Pablo Neruda
translated by Jodey Bateman

 
STATUES

   The pigeons visited Pushkin 
   And pecked at his melancholy 
   The gray bronze statue talks to the pigeons 
   With all the patience of bronze. 

   The modern pigeons 
   Don't understand him 
   The language of birds now 
   Is different. 
   They make droppings on Pushkin 
   Then fly to Mayakovsky. 
   His statue seems to be of lead. 
   He seems to have been 
   Made of bullets. 
   They didn't sculpt his tenderness - 
   Just his beautiful arrogance. 
   If he is a wrecker 
   Of tender things 
   How can he live among violets 
   In the moonlight 
   In love? 

   Something is always missing in these statues 
   Which are fixed rigidly in the direction of their times. 
   Either they are slashed 
   Into the air with a combat knife 
   Or they are left seated 
   Transformed into a tourist in a garden. 
   And other people, tired of riding horseback 
   No longer can dismount and eat there. 
   Statues are really bitter things 
   Because time piles up 
   In deposits on them, oxidizing them 
   And even the flowers come to cover 
   Their cold feet.

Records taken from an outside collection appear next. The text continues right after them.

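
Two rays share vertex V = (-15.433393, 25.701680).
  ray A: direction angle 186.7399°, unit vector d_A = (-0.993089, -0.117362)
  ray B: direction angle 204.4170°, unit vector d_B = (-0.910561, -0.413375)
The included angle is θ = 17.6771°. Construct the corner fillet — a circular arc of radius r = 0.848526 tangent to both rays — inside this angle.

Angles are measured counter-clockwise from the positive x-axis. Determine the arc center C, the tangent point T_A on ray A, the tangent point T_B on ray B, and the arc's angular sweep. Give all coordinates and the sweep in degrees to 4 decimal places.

center=(-20.7530,24.2186) T_A=(-20.8525,25.0613) T_B=(-20.4022,23.4460) sweep=162.3229

bisector direction at 195.5785° = (-0.963264,-0.268558)
center distance |VC| = r/sin(θ/2) = 0.848526/sin(8.8385°) = 5.522435
C = V + |VC|·bis = (-20.7530,24.2186)
T_A = V + ((C−V)·d_A)·d_A = V + 5.4569·d_A = (-20.8525,25.0613)
T_B = V + ((C−V)·d_B)·d_B = V + 5.4569·d_B = (-20.4022,23.4460)
sweep = 180° − θ = 162.3229°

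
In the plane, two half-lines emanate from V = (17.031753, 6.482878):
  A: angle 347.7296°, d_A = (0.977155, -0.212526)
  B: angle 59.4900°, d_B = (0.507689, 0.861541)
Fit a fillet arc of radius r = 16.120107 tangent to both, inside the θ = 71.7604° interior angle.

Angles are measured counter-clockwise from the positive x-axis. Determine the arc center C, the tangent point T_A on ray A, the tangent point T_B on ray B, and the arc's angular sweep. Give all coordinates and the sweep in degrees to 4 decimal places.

center=(42.2339,17.4985) T_A=(38.8079,1.7467) T_B=(28.3457,25.6825) sweep=108.2396

bisector direction at 23.6098° = (0.916294,0.400506)
center distance |VC| = r/sin(θ/2) = 16.120107/sin(35.8802°) = 27.504379
C = V + |VC|·bis = (42.2339,17.4985)
T_A = V + ((C−V)·d_A)·d_A = V + 22.2853·d_A = (38.8079,1.7467)
T_B = V + ((C−V)·d_B)·d_B = V + 22.2853·d_B = (28.3457,25.6825)
sweep = 180° − θ = 108.2396°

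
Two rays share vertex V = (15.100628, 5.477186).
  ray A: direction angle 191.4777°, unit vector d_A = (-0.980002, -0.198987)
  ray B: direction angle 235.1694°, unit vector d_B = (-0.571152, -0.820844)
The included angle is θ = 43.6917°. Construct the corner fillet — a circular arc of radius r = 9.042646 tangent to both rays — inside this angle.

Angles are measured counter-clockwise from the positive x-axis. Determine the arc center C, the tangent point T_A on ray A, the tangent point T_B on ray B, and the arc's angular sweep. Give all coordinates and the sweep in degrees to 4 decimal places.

center=(-5.2048,-7.8729) T_A=(-7.0042,0.9889) T_B=(2.2178,-13.0377) sweep=136.3083

bisector direction at 213.3236° = (-0.835582,-0.549366)
center distance |VC| = r/sin(θ/2) = 9.042646/sin(21.8458°) = 24.300955
C = V + |VC|·bis = (-5.2048,-7.8729)
T_A = V + ((C−V)·d_A)·d_A = V + 22.5559·d_A = (-7.0042,0.9889)
T_B = V + ((C−V)·d_B)·d_B = V + 22.5559·d_B = (2.2178,-13.0377)
sweep = 180° − θ = 136.3083°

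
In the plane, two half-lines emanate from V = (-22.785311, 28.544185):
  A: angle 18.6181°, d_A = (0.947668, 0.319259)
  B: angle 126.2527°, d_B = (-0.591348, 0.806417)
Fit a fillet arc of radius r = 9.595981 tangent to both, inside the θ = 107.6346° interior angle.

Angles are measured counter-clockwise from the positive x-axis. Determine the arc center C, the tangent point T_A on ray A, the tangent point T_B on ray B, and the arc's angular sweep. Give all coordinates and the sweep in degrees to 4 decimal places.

bisector direction at 72.4354° = (0.301781,0.953377)
center distance |VC| = r/sin(θ/2) = 9.595981/sin(53.8173°) = 11.888889
C = V + |VC|·bis = (-19.1975,39.8788)
T_A = V + ((C−V)·d_A)·d_A = V + 7.0187·d_A = (-16.1339,30.7850)
T_B = V + ((C−V)·d_B)·d_B = V + 7.0187·d_B = (-26.9358,34.2042)
sweep = 180° − θ = 72.3654°

center=(-19.1975,39.8788) T_A=(-16.1339,30.7850) T_B=(-26.9358,34.2042) sweep=72.3654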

The flowers aren't kisses. 
   They've also come there to die. 

   White birds in the daytime 
   And poets at night 
   And a great ring of shoes surrounding 
   The iron Mayakovosky 
   And his frightful bronze jacket 
   And his iron unsmiling mouth. 

   One time when it was late and I was almost asleep 
   On the edge of the river, far off in the city 
   I could hear the verses rising, the psalms 
   Of the reciters in succession. 
   Was Mayakovsky listening? 
   Do statues listen? 

translator's note:

    Pablo Neruda, the Nobel Prize winning poet from Chili wrote this poem on a visit to Moscow. The poem speaks of the statues of Pushkin the great, 19th century Russian poet and Mayakovsky, the poet of the Russian Revolutionary period. Poetry readings are often held at these statues.